5 A DISCIPLINA DO DEVER FUNDAMENTAL DE PROTEÇÃO DO MEIO AMBIENTE NO ORDENAMENTO BRASILEIRO

5.3 Princípios da proteção jurídica ambiental

5.3.2 Função ambiental da propriedade

A propriedade privada vem sendo, ao longo da história da humanidade, reconhecida como um direito fundamental, um direito humano.

Na antiguidade, a propriedade privada era fundamentada em razões de ordem religiosa, valendo a menção a figuras como o paterfamilias ou o deus-lar para melhor compreender o sentido da propriedade privada na idade antiga.

Com o advento da sociedade burguesa, a propriedade vai perdendo seu caráter religioso e passa a assumir sua natureza de utilidade econômica; muito embora, tenha mantido o seu caráter de “poder jurídico soberano e exclusivo de um sujeito de direito sobre uma coisa determinada” (COMPARATO, 1997, p.62).

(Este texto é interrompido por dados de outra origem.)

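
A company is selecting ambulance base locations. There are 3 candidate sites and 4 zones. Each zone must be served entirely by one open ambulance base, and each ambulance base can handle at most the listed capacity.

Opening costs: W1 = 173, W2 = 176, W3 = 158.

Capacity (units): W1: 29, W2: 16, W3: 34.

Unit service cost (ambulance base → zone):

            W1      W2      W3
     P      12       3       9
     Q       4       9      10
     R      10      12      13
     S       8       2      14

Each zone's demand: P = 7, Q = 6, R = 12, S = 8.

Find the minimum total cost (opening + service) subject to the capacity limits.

Open {W1, W2}: P→W2 3·7=21, Q→W1 4·6=24, R→W1 10·12=120, S→W2 2·8=16.
Loads: W1 carries 18/29, W2 carries 15/16. Service 181; fixed 349; total 530.
Next best feasible plan costs 549.

Minimum total cost: 530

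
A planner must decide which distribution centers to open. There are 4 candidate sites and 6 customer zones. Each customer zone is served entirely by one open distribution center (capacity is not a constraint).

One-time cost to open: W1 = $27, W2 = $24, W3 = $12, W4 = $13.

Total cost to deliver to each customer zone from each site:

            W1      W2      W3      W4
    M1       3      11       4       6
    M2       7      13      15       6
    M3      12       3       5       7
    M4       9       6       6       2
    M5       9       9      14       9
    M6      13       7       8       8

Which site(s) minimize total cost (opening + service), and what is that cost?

For any fixed open set, each customer zone goes to its cheapest open site; total = fixed + service.
{W4}: M1→W4 6, M2→W4 6, M3→W4 7, M4→W4 2, M5→W4 9, M6→W4 8. Service 38; fixed 13; total 51.
{W3, W4}: service 34 + fixed 25 = 59
{W3}: service 52 + fixed 12 = 64
{W1, W2, W3, W4}: service 30 + fixed 76 = 106
(All 15 nonempty subsets were checked; W4 only is lowest.)

Open W4 only; minimum total cost 51.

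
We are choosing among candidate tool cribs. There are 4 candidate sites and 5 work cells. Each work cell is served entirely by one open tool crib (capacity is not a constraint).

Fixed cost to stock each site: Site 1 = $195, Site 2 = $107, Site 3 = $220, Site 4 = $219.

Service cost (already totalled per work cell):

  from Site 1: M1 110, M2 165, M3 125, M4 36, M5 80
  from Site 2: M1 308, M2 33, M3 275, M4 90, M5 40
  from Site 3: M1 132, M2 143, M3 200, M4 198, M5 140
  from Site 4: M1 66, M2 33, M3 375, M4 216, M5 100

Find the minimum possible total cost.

For any fixed open set, each work cell goes to its cheapest open site; total = fixed + service.
{Site 1, Site 2}: M1→Site 1 110, M2→Site 2 33, M3→Site 1 125, M4→Site 1 36, M5→Site 2 40. Service 344; fixed 302; total 646.
{Site 1}: service 516 + fixed 195 = 711
{Site 1, Site 4}: service 340 + fixed 414 = 754
{Site 1, Site 2, Site 3, Site 4}: service 300 + fixed 741 = 1041
No other subset beats 646.

Minimum total cost: 646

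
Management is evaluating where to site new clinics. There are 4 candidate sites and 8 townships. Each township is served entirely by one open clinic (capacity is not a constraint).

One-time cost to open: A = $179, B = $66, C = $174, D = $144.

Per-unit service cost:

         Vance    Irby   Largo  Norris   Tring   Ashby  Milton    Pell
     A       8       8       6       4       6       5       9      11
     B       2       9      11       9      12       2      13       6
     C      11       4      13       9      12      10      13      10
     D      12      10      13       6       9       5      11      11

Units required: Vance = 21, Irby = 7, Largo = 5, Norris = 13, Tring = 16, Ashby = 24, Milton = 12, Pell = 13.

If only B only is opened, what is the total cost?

Total cost: 817

Each township is assigned to its cheapest site among the open ones.
{B}: Vance→B 2·21=42, Irby→B 9·7=63, Largo→B 11·5=55, Norris→B 9·13=117, Tring→B 12·16=192, Ashby→B 2·24=48, Milton→B 13·12=156, Pell→B 6·13=78. Service 751; fixed 66; total 817.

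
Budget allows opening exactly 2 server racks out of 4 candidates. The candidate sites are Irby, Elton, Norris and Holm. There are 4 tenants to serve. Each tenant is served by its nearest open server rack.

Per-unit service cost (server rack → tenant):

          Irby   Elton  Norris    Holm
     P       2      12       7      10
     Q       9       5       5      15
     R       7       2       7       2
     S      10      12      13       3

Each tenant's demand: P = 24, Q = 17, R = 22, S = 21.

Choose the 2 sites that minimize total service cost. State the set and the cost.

Choose Irby and Holm; total service cost 308.

With exactly 2 open, each tenant uses its cheapest among the chosen.
{Irby, Holm}: P→Irby 2·24=48, Q→Irby 9·17=153, R→Holm 2·22=44, S→Holm 3·21=63. Service cost 308.
{Norris, Holm}: service cost 360
{Irby, Elton}: service cost 387
Among all 6 size-2 choices, {Irby, Holm} is lowest.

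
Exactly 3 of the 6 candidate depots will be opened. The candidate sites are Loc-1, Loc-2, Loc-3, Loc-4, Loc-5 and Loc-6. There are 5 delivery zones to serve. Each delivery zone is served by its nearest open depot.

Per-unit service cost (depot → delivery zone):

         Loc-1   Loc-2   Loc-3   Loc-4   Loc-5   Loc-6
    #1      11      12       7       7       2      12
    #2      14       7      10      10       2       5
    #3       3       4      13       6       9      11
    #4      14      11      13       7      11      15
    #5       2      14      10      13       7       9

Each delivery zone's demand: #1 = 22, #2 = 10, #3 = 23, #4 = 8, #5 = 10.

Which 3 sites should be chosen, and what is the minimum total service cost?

With exactly 3 open, each delivery zone uses its cheapest among the chosen.
{Loc-1, Loc-4, Loc-5}: #1→Loc-5 2·22=44, #2→Loc-5 2·10=20, #3→Loc-1 3·23=69, #4→Loc-4 7·8=56, #5→Loc-1 2·10=20. Service cost 209.
{Loc-1, Loc-2, Loc-5}: service cost 241
{Loc-1, Loc-3, Loc-5}: service cost 241
Among all 20 size-3 choices, {Loc-1, Loc-4, Loc-5} is lowest.

Choose Loc-1, Loc-4 and Loc-5; total service cost 209.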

Surge então a necessidade de fundamentar o direito de propriedade em razões de ordem não religiosa.

Os pensadores da época, cabendo aqui o destaque a John Locke e Rousseau, passam a fundamentar o direito de propriedade na exigência natural de sobrevivência do indivíduo.

Segundo Locke (2005), a terra e tudo quanto nela há, foi dada para todos. A propriedade essencialmente privada seria a da pessoa e do próprio corpo. Há o pressuposto de uma propriedade geral, de uma propriedade comum.

Antes de ter direito àquilo que o seu trabalho produziu, o homem já tinha um direito comum de propriedade, o que está de acordo com a concepção de propriedade como um direito inerente ao ser humano.

Observe-se que, em Locke está presente a idéia de que o fruto do trabalho deve pertencer a quem imprimiu seu esforço sobre ele. Neste tocante, vale lembrar que, segundo sua teoria, a propriedade é legitimada não só pelo trabalho, mas também pela necessidade.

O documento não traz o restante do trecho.